Enhanced by A. P. Walton's painstaking scholarship, Stanford's correspondence reveals a poet intent on crafting and shaping his oeuvre as he approached the death he long anticipated. "I have never feared Death," he wrote in 1972. For him, "Death was always there, a pale master holding the reins of my horse." Yet these letters are much more than a contemplation of the poet's own mortality—they demonstrate a lust for life and contain untold moments of beauty, providing intimate, moving glimpses into Stanford's creativity, aesthetic beliefs, friendships, romances, and fears.
That these letters have survived obscurity for the many decades since the poet's death is a small miracle. Stanford's letters offer a clear window into the genius of one of the most gifted and prodigious poets of the twentieth century and stand in their own right as significant works of literature.
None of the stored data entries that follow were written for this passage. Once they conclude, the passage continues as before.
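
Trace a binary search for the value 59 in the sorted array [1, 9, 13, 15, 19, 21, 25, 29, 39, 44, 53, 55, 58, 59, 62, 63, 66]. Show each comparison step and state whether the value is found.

Binary search for 59 in [1, 9, 13, 15, 19, 21, 25, 29, 39, 44, 53, 55, 58, 59, 62, 63, 66]:

lo=0, hi=16, mid=8, arr[mid]=39 -> 39 < 59, search right half
lo=9, hi=16, mid=12, arr[mid]=58 -> 58 < 59, search right half
lo=13, hi=16, mid=14, arr[mid]=62 -> 62 > 59, search left half
lo=13, hi=13, mid=13, arr[mid]=59 -> Found target at index 13!

Binary search finds 59 at index 13 after 4 comparisons. The search repeatedly halves the search space by comparing with the middle element.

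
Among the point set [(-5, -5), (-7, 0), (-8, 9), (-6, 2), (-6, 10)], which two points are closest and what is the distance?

Computing all pairwise distances among 5 points:

d((-5, -5), (-7, 0)) = 5.3852
d((-5, -5), (-8, 9)) = 14.3178
d((-5, -5), (-6, 2)) = 7.0711
d((-5, -5), (-6, 10)) = 15.0333
d((-7, 0), (-8, 9)) = 9.0554
d((-7, 0), (-6, 2)) = 2.2361 <-- minimum
d((-7, 0), (-6, 10)) = 10.0499
d((-8, 9), (-6, 2)) = 7.2801
d((-8, 9), (-6, 10)) = 2.2361 <-- minimum
d((-6, 2), (-6, 10)) = 8.0

Minimum distance: 2.2361 (tie among 2 pairs: (-7, 0) and (-6, 2); (-8, 9) and (-6, 10))

The minimum Euclidean distance is 2.2361. There is a tie: 2 pairs achieve this minimum — (-7, 0) and (-6, 2); (-8, 9) and (-6, 10). Any of these is a valid closest pair. For 5 points, brute-force pairwise comparison is shown above. For large n, the divide-and-conquer algorithm (sort by x, recurse on halves, check the dividing strip) achieves O(n log n).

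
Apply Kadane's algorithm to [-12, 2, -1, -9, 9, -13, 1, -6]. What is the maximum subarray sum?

Using Kadane's algorithm on [-12, 2, -1, -9, 9, -13, 1, -6]:

Scanning through the array:
Position 1 (value 2): max_ending_here = 2, max_so_far = 2
Position 2 (value -1): max_ending_here = 1, max_so_far = 2
Position 3 (value -9): max_ending_here = -8, max_so_far = 2
Position 4 (value 9): max_ending_here = 9, max_so_far = 9
Position 5 (value -13): max_ending_here = -4, max_so_far = 9
Position 6 (value 1): max_ending_here = 1, max_so_far = 9
Position 7 (value -6): max_ending_here = -5, max_so_far = 9

Maximum subarray: [9]
Maximum sum: 9

The maximum subarray is [9] with sum 9. This subarray runs from index 4 to index 4.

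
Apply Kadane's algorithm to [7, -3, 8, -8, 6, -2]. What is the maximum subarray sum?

Using Kadane's algorithm on [7, -3, 8, -8, 6, -2]:

Scanning through the array:
Position 1 (value -3): max_ending_here = 4, max_so_far = 7
Position 2 (value 8): max_ending_here = 12, max_so_far = 12
Position 3 (value -8): max_ending_here = 4, max_so_far = 12
Position 4 (value 6): max_ending_here = 10, max_so_far = 12
Position 5 (value -2): max_ending_here = 8, max_so_far = 12

Maximum subarray: [7, -3, 8]
Maximum sum: 12

The maximum subarray is [7, -3, 8] with sum 12. This subarray runs from index 0 to index 2.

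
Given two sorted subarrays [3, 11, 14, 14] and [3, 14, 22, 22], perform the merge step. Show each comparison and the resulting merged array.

Merging process:

Compare 3 vs 3: take 3 from left. Merged: [3]
Compare 11 vs 3: take 3 from right. Merged: [3, 3]
Compare 11 vs 14: take 11 from left. Merged: [3, 3, 11]
Compare 14 vs 14: take 14 from left. Merged: [3, 3, 11, 14]
Compare 14 vs 14: take 14 from left. Merged: [3, 3, 11, 14, 14]
Append remaining from right: [14, 22, 22]. Merged: [3, 3, 11, 14, 14, 14, 22, 22]

Final merged array: [3, 3, 11, 14, 14, 14, 22, 22]
Total comparisons: 5

The merged array is [3, 3, 11, 14, 14, 14, 22, 22], requiring 5 comparisons. The merge step runs in O(n) time where n is the total number of elements.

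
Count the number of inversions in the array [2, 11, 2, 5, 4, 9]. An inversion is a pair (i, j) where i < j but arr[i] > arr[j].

Finding inversions in [2, 11, 2, 5, 4, 9]:

(1, 2): arr[1]=11 > arr[2]=2
(1, 3): arr[1]=11 > arr[3]=5
(1, 4): arr[1]=11 > arr[4]=4
(1, 5): arr[1]=11 > arr[5]=9
(3, 4): arr[3]=5 > arr[4]=4

Total inversions: 5

The array has 5 inversion(s): (1,2), (1,3), (1,4), (1,5), (3,4). Each pair (i,j) satisfies i < j and arr[i] > arr[j].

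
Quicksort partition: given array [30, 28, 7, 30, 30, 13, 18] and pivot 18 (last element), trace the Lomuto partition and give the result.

Lomuto partition with pivot = 18:

Initial array: [30, 28, 7, 30, 30, 13, 18]

arr[0]=30 > 18: no swap
arr[1]=28 > 18: no swap
arr[2]=7 <= 18: swap with position 0, array becomes [7, 28, 30, 30, 30, 13, 18]
arr[3]=30 > 18: no swap
arr[4]=30 > 18: no swap
arr[5]=13 <= 18: swap with position 1, array becomes [7, 13, 30, 30, 30, 28, 18]

Place pivot at position 2: [7, 13, 18, 30, 30, 28, 30]
Pivot position: 2

After partitioning with pivot 18, the array becomes [7, 13, 18, 30, 30, 28, 30]. The pivot is placed at index 2. All elements to the left of the pivot are <= 18, and all elements to the right are > 18.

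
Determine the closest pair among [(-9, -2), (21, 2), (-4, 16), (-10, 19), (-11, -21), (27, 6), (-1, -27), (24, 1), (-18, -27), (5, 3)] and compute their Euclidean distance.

Computing all pairwise distances among 10 points:

d((-9, -2), (21, 2)) = 30.2655
d((-9, -2), (-4, 16)) = 18.6815
d((-9, -2), (-10, 19)) = 21.0238
d((-9, -2), (-11, -21)) = 19.105
d((-9, -2), (27, 6)) = 36.8782
d((-9, -2), (-1, -27)) = 26.2488
d((-9, -2), (24, 1)) = 33.1361
d((-9, -2), (-18, -27)) = 26.5707
d((-9, -2), (5, 3)) = 14.8661
d((21, 2), (-4, 16)) = 28.6531
d((21, 2), (-10, 19)) = 35.3553
d((21, 2), (-11, -21)) = 39.4081
d((21, 2), (27, 6)) = 7.2111
d((21, 2), (-1, -27)) = 36.4005
d((21, 2), (24, 1)) = 3.1623 <-- minimum
d((21, 2), (-18, -27)) = 48.6004
d((21, 2), (5, 3)) = 16.0312
d((-4, 16), (-10, 19)) = 6.7082
d((-4, 16), (-11, -21)) = 37.6563
d((-4, 16), (27, 6)) = 32.573
d((-4, 16), (-1, -27)) = 43.1045
d((-4, 16), (24, 1)) = 31.7648
d((-4, 16), (-18, -27)) = 45.2217
d((-4, 16), (5, 3)) = 15.8114
d((-10, 19), (-11, -21)) = 40.0125
d((-10, 19), (27, 6)) = 39.2173
d((-10, 19), (-1, -27)) = 46.8722
d((-10, 19), (24, 1)) = 38.4708
d((-10, 19), (-18, -27)) = 46.6905
d((-10, 19), (5, 3)) = 21.9317
d((-11, -21), (27, 6)) = 46.6154
d((-11, -21), (-1, -27)) = 11.6619
d((-11, -21), (24, 1)) = 41.3401
d((-11, -21), (-18, -27)) = 9.2195
d((-11, -21), (5, 3)) = 28.8444
d((27, 6), (-1, -27)) = 43.2782
d((27, 6), (24, 1)) = 5.831
d((27, 6), (-18, -27)) = 55.8032
d((27, 6), (5, 3)) = 22.2036
d((-1, -27), (24, 1)) = 37.5366
d((-1, -27), (-18, -27)) = 17.0
d((-1, -27), (5, 3)) = 30.5941
d((24, 1), (-18, -27)) = 50.4777
d((24, 1), (5, 3)) = 19.105
d((-18, -27), (5, 3)) = 37.8021

Closest pair: (21, 2) and (24, 1) with distance 3.1623

The closest pair is (21, 2) and (24, 1) with Euclidean distance 3.1623. For 10 points, brute-force pairwise comparison is shown above. For large n, the divide-and-conquer algorithm (sort by x, recurse on halves, check the dividing strip) achieves O(n log n).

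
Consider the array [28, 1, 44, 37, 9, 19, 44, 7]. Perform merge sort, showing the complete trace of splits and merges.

Merge sort trace:

Split: [28, 1, 44, 37, 9, 19, 44, 7] -> [28, 1, 44, 37] and [9, 19, 44, 7]
  Split: [28, 1, 44, 37] -> [28, 1] and [44, 37]
    Split: [28, 1] -> [28] and [1]
    Merge: [28] + [1] -> [1, 28]
    Split: [44, 37] -> [44] and [37]
    Merge: [44] + [37] -> [37, 44]
  Merge: [1, 28] + [37, 44] -> [1, 28, 37, 44]
  Split: [9, 19, 44, 7] -> [9, 19] and [44, 7]
    Split: [9, 19] -> [9] and [19]
    Merge: [9] + [19] -> [9, 19]
    Split: [44, 7] -> [44] and [7]
    Merge: [44] + [7] -> [7, 44]
  Merge: [9, 19] + [7, 44] -> [7, 9, 19, 44]
Merge: [1, 28, 37, 44] + [7, 9, 19, 44] -> [1, 7, 9, 19, 28, 37, 44, 44]

Final sorted array: [1, 7, 9, 19, 28, 37, 44, 44]

The merge sort proceeds by recursively splitting the array and merging sorted halves.
After all merges, the sorted array is [1, 7, 9, 19, 28, 37, 44, 44].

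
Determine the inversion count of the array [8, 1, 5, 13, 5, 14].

Finding inversions in [8, 1, 5, 13, 5, 14]:

(0, 1): arr[0]=8 > arr[1]=1
(0, 2): arr[0]=8 > arr[2]=5
(0, 4): arr[0]=8 > arr[4]=5
(3, 4): arr[3]=13 > arr[4]=5

Total inversions: 4

The array has 4 inversion(s): (0,1), (0,2), (0,4), (3,4). Each pair (i,j) satisfies i < j and arr[i] > arr[j].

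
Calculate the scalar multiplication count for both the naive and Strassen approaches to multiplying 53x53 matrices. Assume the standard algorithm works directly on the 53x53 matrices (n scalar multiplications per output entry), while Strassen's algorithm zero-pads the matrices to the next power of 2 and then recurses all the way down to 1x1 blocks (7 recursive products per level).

Matrix multiplication for 53x53 matrices:

Strassen's algorithm requires power-of-2 dimensions. Pad 53x53 to 64x64 (next power of 2).

Standard algorithm: 53^3 = 148877 multiplications
Strassen's algorithm: 7^(log2(64)) = 7^6 = 117649 multiplications
Savings: 148877 - 117649 = 31228 multiplications

Standard: 148877 multiplications (53^3). Strassen: 117649 multiplications (7^6, after padding to 64x64). Strassen reduces 8 recursive multiplications to 7 at each level.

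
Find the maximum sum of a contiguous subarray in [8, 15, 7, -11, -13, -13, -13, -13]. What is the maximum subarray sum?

Using Kadane's algorithm on [8, 15, 7, -11, -13, -13, -13, -13]:

Scanning through the array:
Position 1 (value 15): max_ending_here = 23, max_so_far = 23
Position 2 (value 7): max_ending_here = 30, max_so_far = 30
Position 3 (value -11): max_ending_here = 19, max_so_far = 30
Position 4 (value -13): max_ending_here = 6, max_so_far = 30
Position 5 (value -13): max_ending_here = -7, max_so_far = 30
Position 6 (value -13): max_ending_here = -13, max_so_far = 30
Position 7 (value -13): max_ending_here = -13, max_so_far = 30

Maximum subarray: [8, 15, 7]
Maximum sum: 30

The maximum subarray is [8, 15, 7] with sum 30. This subarray runs from index 0 to index 2.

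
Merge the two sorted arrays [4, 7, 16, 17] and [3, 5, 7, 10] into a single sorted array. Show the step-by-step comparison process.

Merging process:

Compare 4 vs 3: take 3 from right. Merged: [3]
Compare 4 vs 5: take 4 from left. Merged: [3, 4]
Compare 7 vs 5: take 5 from right. Merged: [3, 4, 5]
Compare 7 vs 7: take 7 from left. Merged: [3, 4, 5, 7]
Compare 16 vs 7: take 7 from right. Merged: [3, 4, 5, 7, 7]
Compare 16 vs 10: take 10 from right. Merged: [3, 4, 5, 7, 7, 10]
Append remaining from left: [16, 17]. Merged: [3, 4, 5, 7, 7, 10, 16, 17]

Final merged array: [3, 4, 5, 7, 7, 10, 16, 17]
Total comparisons: 6

The merged array is [3, 4, 5, 7, 7, 10, 16, 17], requiring 6 comparisons. The merge step runs in O(n) time where n is the total number of elements.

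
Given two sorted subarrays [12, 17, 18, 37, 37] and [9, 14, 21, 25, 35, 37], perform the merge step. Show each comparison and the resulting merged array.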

The creative flame of poet Frank Stanford burned early and brightly. He published numerous books, including the 15,434-line epic The Battlefield Where the Moon Says I Love You—his posthumous magnum opus and one of the longest poems in American literature. Though Stanford died nearly a half century ago, there is more interest in his life and work today than ever before.
A. P. Walton, a poet, studied literature at Lund University, where he authored a seminal thesis on Frank Stanford. He is also coeditor of the scholarly edition of Stanford's The Battlefield Where the Moon Says I Love You.